At work, a lot of the machines use chilled water loops to carry heat to and from chillers, which then regulate process temperatures. Yesterday, one of these machines decided that it couldn’t quite cool to the process setpoint. The tech working on it noticed that the chilled water flow was set really high on this machine, so he dropped the flow. After this, the machine was able to run through the shift without any problems. FWIW, I remember doing the same thing to another machine.
My question is, can flow affect heat transfer, and if so, how? The process was set to room temperature +10 degrees and the chilled water loops flow at only a few GPM, so I doubt that the chilled water was cavitating inside the machine. My best guess is that reducing the flow decreased the turbulence inside the pipe*, and this gave us just a little more heat transfer. That, or it was just a coincidence. Does anyone have a (more educated) opinion on whether flow rate would noticeably affect heat transfer?
Question #2:
Skin effect = turbulent flow, for flow in a straight pipe …right?
[sub]*No, to point out the obvious, I have never taken a fluid dynamics course. I’d like to, but…[/sub]
Certainly flow rate affects heat transfer; in convection, fluid velocity is the most important variable. But usually it goes in the other direction - higher velocity equals higher heat transfer rate. Turbulent vs. laminar flow has an effect too, but turbulence also tends to increase heat transfer.
Cavitation is a reasonable idea, but you’d have heard a loud noise like marbles going through a blender, from the gas bubbles collapsing. It’s possible that the flow rate was so high that there was a lot of air entrained in it at its source - the heat from the process wouldn’t transfer into the air bubbles as well as into the “solid” water. Can you see the intake or discharge of the water and check that?
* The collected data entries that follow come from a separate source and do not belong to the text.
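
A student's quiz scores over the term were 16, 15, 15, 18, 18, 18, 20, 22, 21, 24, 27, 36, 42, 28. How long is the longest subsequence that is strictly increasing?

8

Track the smallest tail for each achievable length (strict):
16 → extends → [16]
15 → replaces 16 → [15]
15 → already a tail → [15]
18 → extends → [15, 18]
18 → already a tail → [15, 18]
18 → already a tail → [15, 18]
20 → extends → [15, 18, 20]
22 → extends → [15, 18, 20, 22]
21 → replaces 22 → [15, 18, 20, 21]
24 → extends → [15, 18, 20, 21, 24]
27 → extends → [15, 18, 20, 21, 24, 27]
36 → extends → [15, 18, 20, 21, 24, 27, 36]
42 → extends → [15, 18, 20, 21, 24, 27, 36, 42]
28 → replaces 36 → [15, 18, 20, 21, 24, 27, 28, 42]
Eight tails, so the longest strictly increasing subsequence has length 8 (e.g. 16, 18, 20, 22, 24, 27, 36, 42).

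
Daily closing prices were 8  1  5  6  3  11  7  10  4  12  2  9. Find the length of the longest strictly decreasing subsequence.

4

Let dp[i] be the longest strictly decreasing subsequence ending at i:
i:      1  2  3  4  5  6  7  8  9 10 11 12
a[i]:   8  1  5  6  3 11  7 10  4 12  2  9
dp:     1  2  2  2  3  1  2  2  3  1  4  3
Maximum is 4.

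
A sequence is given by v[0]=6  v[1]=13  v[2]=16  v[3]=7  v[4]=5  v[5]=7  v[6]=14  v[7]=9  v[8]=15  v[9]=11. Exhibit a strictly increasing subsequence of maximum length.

6, 13, 14, 15

Patience tails give the LIS length; then backtrack through the dp parents:
6 → extends → [6]
13 → extends → [6, 13]
16 → extends → [6, 13, 16]
7 → replaces 13 → [6, 7, 16]
5 → replaces 6 → [5, 7, 16]
7 → already a tail → [5, 7, 16]
14 → replaces 16 → [5, 7, 14]
9 → replaces 14 → [5, 7, 9]
15 → extends → [5, 7, 9, 15]
11 → replaces 15 → [5, 7, 9, 11]
Length 4; one witness is 6, 13, 14, 15.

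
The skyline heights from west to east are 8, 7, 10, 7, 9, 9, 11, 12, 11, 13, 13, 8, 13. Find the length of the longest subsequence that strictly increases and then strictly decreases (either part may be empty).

inc[i] = longest strictly increasing subsequence ending at i; dec[i] = longest strictly decreasing subsequence starting at i:
i:      1  2  3  4  5  6  7  8  9 10 11 12 13
a[i]:   8  7 10  7  9  9 11 12 11 13 13  8 13
inc:    1  1  2  1  2  2  3  4  3  5  5  2  5
dec:    2  1  3  1  2  2  2  3  2  2  2  1  1
Best peak at i=8 (value 12): inc=4, dec=3, length 4+3−1 = 6.

6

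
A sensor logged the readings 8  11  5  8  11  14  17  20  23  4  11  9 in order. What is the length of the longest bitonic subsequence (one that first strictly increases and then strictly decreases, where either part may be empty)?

9

inc[i] = longest strictly increasing subsequence ending at i; dec[i] = longest strictly decreasing subsequence starting at i:
i:      1  2  3  4  5  6  7  8  9 10 11 12
a[i]:   8 11  5  8 11 14 17 20 23  4 11  9
inc:    1  2  1  2  3  4  5  6  7  1  3  3
dec:    3  3  2  2  2  3  3  3  3  1  2  1
Best peak at i=9 (value 23): inc=7, dec=3, length 7+3−1 = 9.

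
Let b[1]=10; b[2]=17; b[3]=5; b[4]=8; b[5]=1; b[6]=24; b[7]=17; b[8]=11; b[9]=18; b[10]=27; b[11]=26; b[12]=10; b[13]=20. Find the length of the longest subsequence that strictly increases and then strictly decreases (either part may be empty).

7

inc[i] = longest strictly increasing subsequence ending at i; dec[i] = longest strictly decreasing subsequence starting at i:
i:      1  2  3  4  5  6  7  8  9 10 11 12 13
b[i]:  10 17  5  8  1 24 17 11 18 27 26 10 20
inc:    1  2  1  2  1  3  3  3  4  5  5  3  5
dec:    3  3  2  2  1  4  3  2  2  3  2  1  1
Best peak at i=10 (value 27): inc=5, dec=3, length 5+3−1 = 7.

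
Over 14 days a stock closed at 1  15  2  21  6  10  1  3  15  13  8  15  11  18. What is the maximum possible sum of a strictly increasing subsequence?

Let S[i] be the best sum of a strictly increasing subsequence ending at i:
i:      1  2  3  4  5  6  7  8  9 10 11 12 13 14
a[i]:   1 15  2 21  6 10  1  3 15 13  8 15 11 18
S:      1 16  3 37  9 19  1  6 34 32 17 47 30 65
Maximum is 65 (e.g. 1 + 2 + 6 + 10 + 13 + 15 + 18).

65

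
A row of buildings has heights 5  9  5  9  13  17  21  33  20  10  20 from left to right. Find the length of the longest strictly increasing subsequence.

Let dp[i] be the length of the longest such subsequence ending at index i:
i:      1  2  3  4  5  6  7  8  9 10 11
a[i]:   5  9  5  9 13 17 21 33 20 10 20
dp:     1  2  1  2  3  4  5  6  5  3  5
Maximum dp value is 6.

6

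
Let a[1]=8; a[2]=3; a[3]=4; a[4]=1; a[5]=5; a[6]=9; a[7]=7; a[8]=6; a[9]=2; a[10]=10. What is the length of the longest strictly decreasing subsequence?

Negate each value so 'decreasing' becomes 'increasing', then run patience tails on the negated sequence:
-8 → extends → [-8]
-3 → extends → [-8, -3]
-4 → replaces -3 → [-8, -4]
-1 → extends → [-8, -4, -1]
-5 → replaces -4 → [-8, -5, -1]
-9 → replaces -8 → [-9, -5, -1]
-7 → replaces -5 → [-9, -7, -1]
-6 → replaces -1 → [-9, -7, -6]
-2 → extends → [-9, -7, -6, -2]
-10 → replaces -9 → [-10, -7, -6, -2]
Four tails, so the longest strictly decreasing subsequence of the original has length 4.

4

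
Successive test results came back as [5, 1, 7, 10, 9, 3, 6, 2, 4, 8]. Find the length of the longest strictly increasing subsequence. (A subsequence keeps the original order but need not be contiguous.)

Let dp[i] be the length of the longest such subsequence ending at index i:
i:      1  2  3  4  5  6  7  8  9 10
a[i]:   5  1  7 10  9  3  6  2  4  8
dp:     1  1  2  3  3  2  3  2  3  4
Maximum dp value is 4.

4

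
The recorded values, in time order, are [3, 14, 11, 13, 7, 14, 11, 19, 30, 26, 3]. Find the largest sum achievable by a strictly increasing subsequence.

Let S[i] be the best sum of a strictly increasing subsequence ending at i:
i:      1  2  3  4  5  6  7  8  9 10 11
a[i]:   3 14 11 13  7 14 11 19 30 26  3
S:      3 17 14 27 10 41 21 60 90 86  3
Maximum is 90 (e.g. 3 + 11 + 13 + 14 + 19 + 30).

90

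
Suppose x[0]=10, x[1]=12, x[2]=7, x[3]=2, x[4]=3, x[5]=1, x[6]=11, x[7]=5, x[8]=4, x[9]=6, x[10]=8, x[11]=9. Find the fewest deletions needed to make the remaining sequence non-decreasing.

6

Fewest deletions = n − (longest non-decreasing subsequence).
Patience tails:
10 → extends → [10]
12 → extends → [10, 12]
7 → replaces 10 → [7, 12]
2 → replaces 7 → [2, 12]
3 → replaces 12 → [2, 3]
1 → replaces 2 → [1, 3]
11 → extends → [1, 3, 11]
5 → replaces 11 → [1, 3, 5]
4 → replaces 5 → [1, 3, 4]
6 → extends → [1, 3, 4, 6]
8 → extends → [1, 3, 4, 6, 8]
9 → extends → [1, 3, 4, 6, 8, 9]
Longest non-decreasing subsequence has length 6, so deletions = 12 − 6 = 6.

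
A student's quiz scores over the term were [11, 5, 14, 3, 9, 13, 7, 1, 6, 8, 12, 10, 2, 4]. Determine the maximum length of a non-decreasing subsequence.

4

Let dp[i] be the length of the longest such subsequence ending at index i:
i:      1  2  3  4  5  6  7  8  9 10 11 12 13 14
a[i]:  11  5 14  3  9 13  7  1  6  8 12 10  2  4
dp:     1  1  2  1  2  3  2  1  2  3  4  4  2  3
Maximum dp value is 4.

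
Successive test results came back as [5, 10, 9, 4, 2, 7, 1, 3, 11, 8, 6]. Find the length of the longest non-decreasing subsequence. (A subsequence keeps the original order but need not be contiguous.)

3

Track the smallest tail for each achievable length (allowing ties):
5 → extends → [5]
10 → extends → [5, 10]
9 → replaces 10 → [5, 9]
4 → replaces 5 → [4, 9]
2 → replaces 4 → [2, 9]
7 → replaces 9 → [2, 7]
1 → replaces 2 → [1, 7]
3 → replaces 7 → [1, 3]
11 → extends → [1, 3, 11]
8 → replaces 11 → [1, 3, 8]
6 → replaces 8 → [1, 3, 6]
Three tails, so the longest non-decreasing subsequence has length 3 (e.g. 5, 10, 11).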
I keep re-reading your question, and have decided I can’t tell the following: was the flow on the loop between the chiller and the machine what was reduced, and was it the temperature of this loop that subsequently was lower? This is sort of trivial, because if you lower the flow in this loop and measure it where it leaves the chiller or enters the machine, of course you’d expect it to be cooler. But I couldn’t rule it out as I understood what you wrote…
Napier,
We reduced flow in the chilled water line. This is part of the incoming facilities and is used to carry heat away from the chiller. After reducing flow, the chiller was able to control the process.
Shiva,
I’ve never really had a reason before this to look at the flow, but I think it runs in the range of 2GPM to 4GPM. It’s a 3/8" chilled water loop, which should give about 100-200FPM, if I got the math right.
ElvisL1ves,
If the water was hot, like the coolant in an engine, or flowing at a ridiculously high rate then I could see it cavitating. There are a few 90 degree elbows in the line, and the tubing makes a few tight 180 degree bends inside the exchangers. Something might be happening here which we can’t hear (considering that this stuff is in a factory, it’s a real possibility.) I still find it hard to believe that the pressure in this loop could drop to a point where tepid water would boil.
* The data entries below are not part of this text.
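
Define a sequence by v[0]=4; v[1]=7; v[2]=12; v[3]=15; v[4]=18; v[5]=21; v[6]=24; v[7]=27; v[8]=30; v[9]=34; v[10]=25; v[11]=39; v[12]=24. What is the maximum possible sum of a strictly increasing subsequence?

Let S[i] be the best sum of a strictly increasing subsequence ending at i:
i:       0   1   2   3   4   5   6   7   8   9  10  11  12
v[i]:    4   7  12  15  18  21  24  27  30  34  25  39  24
S:       4  11  23  38  56  77 101 128 158 192 126 231 101
Maximum is 231 (e.g. 4 + 7 + 12 + 15 + 18 + 21 + 24 + 27 + 30 + 34 + 39).

231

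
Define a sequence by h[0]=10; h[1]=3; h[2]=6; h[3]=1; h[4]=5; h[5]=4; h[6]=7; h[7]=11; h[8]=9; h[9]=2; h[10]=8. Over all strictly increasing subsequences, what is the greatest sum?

27

Let S[i] be the best sum of a strictly increasing subsequence ending at i:
i:      0  1  2  3  4  5  6  7  8  9 10
h[i]:  10  3  6  1  5  4  7 11  9  2  8
S:     10  3  9  1  8  7 16 27 25  3 24
Maximum is 27 (e.g. 3 + 6 + 7 + 11).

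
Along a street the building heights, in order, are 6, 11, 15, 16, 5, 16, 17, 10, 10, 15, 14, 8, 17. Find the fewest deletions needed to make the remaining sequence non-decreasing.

Fewest deletions = n − (longest non-decreasing subsequence).
i:      1  2  3  4  5  6  7  8  9 10 11 12 13
a[i]:   6 11 15 16  5 16 17 10 10 15 14  8 17
dp:     1  2  3  4  1  5  6  2  3  4  4  2  7
max dp = 7, so deletions = 13 − 7 = 6.

6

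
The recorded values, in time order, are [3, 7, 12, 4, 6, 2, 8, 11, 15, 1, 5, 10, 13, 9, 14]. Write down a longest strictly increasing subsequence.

Patience tails give the LIS length; then backtrack through the dp parents:
3 → extends → [3]
7 → extends → [3, 7]
12 → extends → [3, 7, 12]
4 → replaces 7 → [3, 4, 12]
6 → replaces 12 → [3, 4, 6]
2 → replaces 3 → [2, 4, 6]
8 → extends → [2, 4, 6, 8]
11 → extends → [2, 4, 6, 8, 11]
15 → extends → [2, 4, 6, 8, 11, 15]
1 → replaces 2 → [1, 4, 6, 8, 11, 15]
5 → replaces 6 → [1, 4, 5, 8, 11, 15]
10 → replaces 11 → [1, 4, 5, 8, 10, 15]
13 → replaces 15 → [1, 4, 5, 8, 10, 13]
9 → replaces 10 → [1, 4, 5, 8, 9, 13]
14 → extends → [1, 4, 5, 8, 9, 13, 14]
Length 7; one witness is 3, 4, 6, 8, 11, 13, 14.

3, 4, 6, 8, 11, 13, 14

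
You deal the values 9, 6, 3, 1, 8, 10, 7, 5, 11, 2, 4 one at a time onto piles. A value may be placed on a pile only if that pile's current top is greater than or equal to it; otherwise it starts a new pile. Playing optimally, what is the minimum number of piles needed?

4

The minimum number of non-increasing subsequences covering a sequence equals the length of its longest strictly increasing subsequence.
LIS length is 4 (e.g. 6, 8, 10, 11), so 4 piles are needed.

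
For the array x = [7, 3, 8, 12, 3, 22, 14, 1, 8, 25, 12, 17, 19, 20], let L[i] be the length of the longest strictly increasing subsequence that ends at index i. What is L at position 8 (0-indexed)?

dp[i] = 1 + max{dp[j] : j<i, x[j]<x[i]} (or 1 if no such j):
i:      0  1  2  3  4  5  6  7  8  9 10 11 12 13
x[i]:   7  3  8 12  3 22 14  1  8 25 12 17 19 20
dp:     1  1  2  3  1  4  4  1  2  5  3  5  6  7
At index 8 the value is 2.

2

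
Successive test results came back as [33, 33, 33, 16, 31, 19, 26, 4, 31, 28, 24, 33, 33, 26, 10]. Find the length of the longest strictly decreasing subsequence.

5

Let dp[i] be the longest strictly decreasing subsequence ending at i:
i:      1  2  3  4  5  6  7  8  9 10 11 12 13 14 15
a[i]:  33 33 33 16 31 19 26  4 31 28 24 33 33 26 10
dp:     1  1  1  2  2  3  3  4  2  3  4  1  1  4  5
Maximum is 5.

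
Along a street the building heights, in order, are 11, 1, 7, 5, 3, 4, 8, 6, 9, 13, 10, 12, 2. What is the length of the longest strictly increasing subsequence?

7

Let dp[i] be the length of the longest such subsequence ending at index i:
i:      1  2  3  4  5  6  7  8  9 10 11 12 13
a[i]:  11  1  7  5  3  4  8  6  9 13 10 12  2
dp:     1  1  2  2  2  3  4  4  5  6  6  7  2
Maximum dp value is 7.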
I would guess that flow through the chiller is unregulated and by reducing the flow through the hot machine, it reduced the flow through the chiller.
This allows the water more time to get cooler in the chiller, making the chiller the more efficient machine. Efficient in the way that it takes heat out of the water better than the hot machine puts the heat into the water.
Is the chiller controlled by a temperature sensor, and where is that sensor? Is it the same sensor that told you the machine is overheating?
There are some chillers with the temperature sensor (thermostat) on the coolant return pipe. The assumption is that the coolant coming out of the machine is close to the temperature of the machine. But if you increase the flow rate, the coolant warms up less as it passes through the machine, so the chiller thinks the machine is cooler than it really is. It would compensate by slacking off and sending warmer coolant to the machine. I think this would result in the machine temperature going up. That’s my theory, anyway.
Is it also possible that the water pump adds some heat when the flow rate is higher?
Cornflakes, re cavitation, it’s a very local phenomenon occurring in regions of very low local pressure (like on the back sides of pump impeller vanes or boat propellers). The gas bubbles implode and return to liquid as soon as the flow pressure recovers. For that to be the problem with apparent low heat transfer into the water, the process would have to depend largely on dumping heat into the restricted areas you describe, not into straight or large-radius runs of pipe. I doubt that’s what you have.
Sorry, but I think I left some confusion regarding how the chilled water loop runs (I think that PCW is a standard acronym, mind if I use it?) The PCW run does not directly cool the process. Process heat is dumped into a separate loop which runs between the chiller and the machine. The chiller controls the flow of heat from this line into PCW.
honkytonkwillie and scr4, the tech dropped the flow in the PCW run, not in the process loop. Your explanations would work if the chiller was cooling the PCW for use in the process, but since the PCW is acting as a heat sink, any loss in heat transfer per unit volume should be made up for by the increased volume, right?
I can’t rule out that there’s something else wrong with the machine. This chiller is at a pretty mild step in the process and it might take a while for things to go out again.
Also, thanks for the interest and replies. Somehow, I forgot to say that before now.